Greetings, Emperor of the Tang!

108,000 miles west of here, wonderful texts speak of the Mahayana. Once distributed throughout your empire, these sutras will deliver the ghosts of the damned from Hell. He who is willing to seek them will become a golden Buddha.

“Let’s pause the mass and our pursuit of virtue until someone has brought back these miraculous scriptures,” decided the emperor.

“But who will go?” asked his officials.

“Though entirely useless,” Xuanzang instantly spoke up, “I volunteer to fetch these treasures that will secure the empire in perpetuity.”

The emperor immediately raised Xuanzang to his feet and bowed four times to him. “For such sacrifice and service, we will become brothers.”

“I swear on my life to reach the Western Heaven,” Xuanzang responded, overwhelmed. “If not, I will never return home and instead pass straight to Hell.”

The beaming emperor now returned to the palace, to prepare Xuanzang’s travel documents and await an auspicious day for his departure.

Xuanzang, meanwhile, went back to his own temple, which was buzzing with the news of his pledge. “Did you really volunteer to go to the Western Heaven?” one of his disciples asked him. “The way is full of tigers, leopards, demons, and monsters, wide rivers and high mountains. Will we ever see you again?”

“I have made a solemn oath,” said Xuanzang. “I must repay the emperor’s generosity by serving the country. If I fail, I will be damned to eternal perdition. Remember: The active mind conjures up demons; the stilled mind extinguishes them. I may be gone for two, three, seven years, or forever. But if the pine tree inside our gate points eastward, you’ll know that I’ll be back soon.”

The next morning at court, Taizong wrote out a document describing the mission and stamped it with an imperial seal granting free passage to its bearer. “The stars are auspiciously aligned today for the start of a long journey,” the Department of Astronomy reported.
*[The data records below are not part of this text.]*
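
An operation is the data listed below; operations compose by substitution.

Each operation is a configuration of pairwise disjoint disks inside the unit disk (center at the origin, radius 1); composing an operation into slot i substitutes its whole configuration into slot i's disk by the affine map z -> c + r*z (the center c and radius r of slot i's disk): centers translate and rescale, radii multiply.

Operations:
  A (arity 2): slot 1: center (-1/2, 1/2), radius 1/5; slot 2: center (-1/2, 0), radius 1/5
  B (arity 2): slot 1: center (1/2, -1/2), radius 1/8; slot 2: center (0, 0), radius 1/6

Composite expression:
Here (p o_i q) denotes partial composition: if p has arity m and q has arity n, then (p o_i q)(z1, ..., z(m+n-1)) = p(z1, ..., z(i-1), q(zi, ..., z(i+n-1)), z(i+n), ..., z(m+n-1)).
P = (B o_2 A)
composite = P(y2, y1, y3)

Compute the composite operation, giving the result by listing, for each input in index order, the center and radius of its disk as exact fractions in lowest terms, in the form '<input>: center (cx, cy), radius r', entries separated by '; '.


y1: center (-1/12, 1/12), radius 1/30; y2: center (1/2, -1/2), radius 1/8; y3: center (-1/12, 0), radius 1/30

Affine substitution under B: radii multiply and y-centers shift.
tracing y2 down its 1-map path: center (1/2, -1/2), radius 1/8
tracing y1 down its 2-map path: center (-1/12, 1/12), radius 1/30
tracing y3 down its 2-map path: center (-1/12, 0), radius 1/30


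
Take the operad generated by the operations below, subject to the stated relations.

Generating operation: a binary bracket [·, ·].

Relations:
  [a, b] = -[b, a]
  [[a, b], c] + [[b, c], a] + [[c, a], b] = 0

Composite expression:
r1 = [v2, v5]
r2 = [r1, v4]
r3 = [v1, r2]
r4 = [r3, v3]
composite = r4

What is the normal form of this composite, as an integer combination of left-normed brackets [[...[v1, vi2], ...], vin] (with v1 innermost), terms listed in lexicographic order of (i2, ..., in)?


In the tensor algebra, words opening v1 carry the v1-anchored form.
Composite bracket: [[v1, [[v2, v5], v4]], v3]
Full expansion: 16 signed words from ab - ba (2^4 = 16).
The v1-initial words carry the normal form:
  from v1v2v5v4v3, sign +1: term +[[[[v1, v2], v5], v4], v3]
  from v1v4v2v5v3, sign -1: term -[[[[v1, v4], v2], v5], v3]
  from v1v4v5v2v3, sign +1: term +[[[[v1, v4], v5], v2], v3]
  from v1v5v2v4v3, sign -1: term -[[[[v1, v5], v2], v4], v3]

[[[[v1, v2], v5], v4], v3] - [[[[v1, v4], v2], v5], v3] + [[[[v1, v4], v5], v2], v3] - [[[[v1, v5], v2], v4], v3]


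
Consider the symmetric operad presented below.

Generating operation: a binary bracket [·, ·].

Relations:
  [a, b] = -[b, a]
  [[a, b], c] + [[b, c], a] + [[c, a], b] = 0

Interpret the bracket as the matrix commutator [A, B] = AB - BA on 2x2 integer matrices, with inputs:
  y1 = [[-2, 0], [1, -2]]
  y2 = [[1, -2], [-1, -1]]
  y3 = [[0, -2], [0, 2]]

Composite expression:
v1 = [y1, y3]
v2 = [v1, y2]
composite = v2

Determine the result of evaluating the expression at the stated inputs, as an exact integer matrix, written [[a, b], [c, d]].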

The emperor immediately summoned Xuanzang into the throne room; presented him with his travel permit, a purple-gold begging bowl, two attendants, and a horse; and told him he should leave immediately. The emperor and his officials personally saw Xuanzang out of the city wall, where the monks from Xuanzang’s temple were waiting with luggage containing winter and summer clothes. When all was ready for the pilgrim’s departure, the emperor lifted a cup of wine. “Do you have a nickname that your friends call you by?” he asked.

“I fear I do not,” apologized Xuanzang.

“Well, Guanyin called the scriptures you are seeking the Tripitaka. How about I call you that—one brother to another?”

The newly renamed Tripitaka thanked the emperor but was unwilling to drink the wine, for his religion dictated abstinence. “Make an exception today,” the emperor insisted, “so that I can send you off properly.” Tripitaka was about to drain the cup when Taizong gathered a pinch of earth from the ground and sprinkled it into the wine. He laughed at the confusion on Tripitaka’s face. “When will you return from the west?”

“In three years,” Tripitaka predicted optimistically.

“You have a long way to go,” the emperor told him. “Cherish a pinch of dirt from your motherland above myriad ounces of foreign gold.” Now understanding the gesture, Tripitaka drank the wine and set out from the city gate.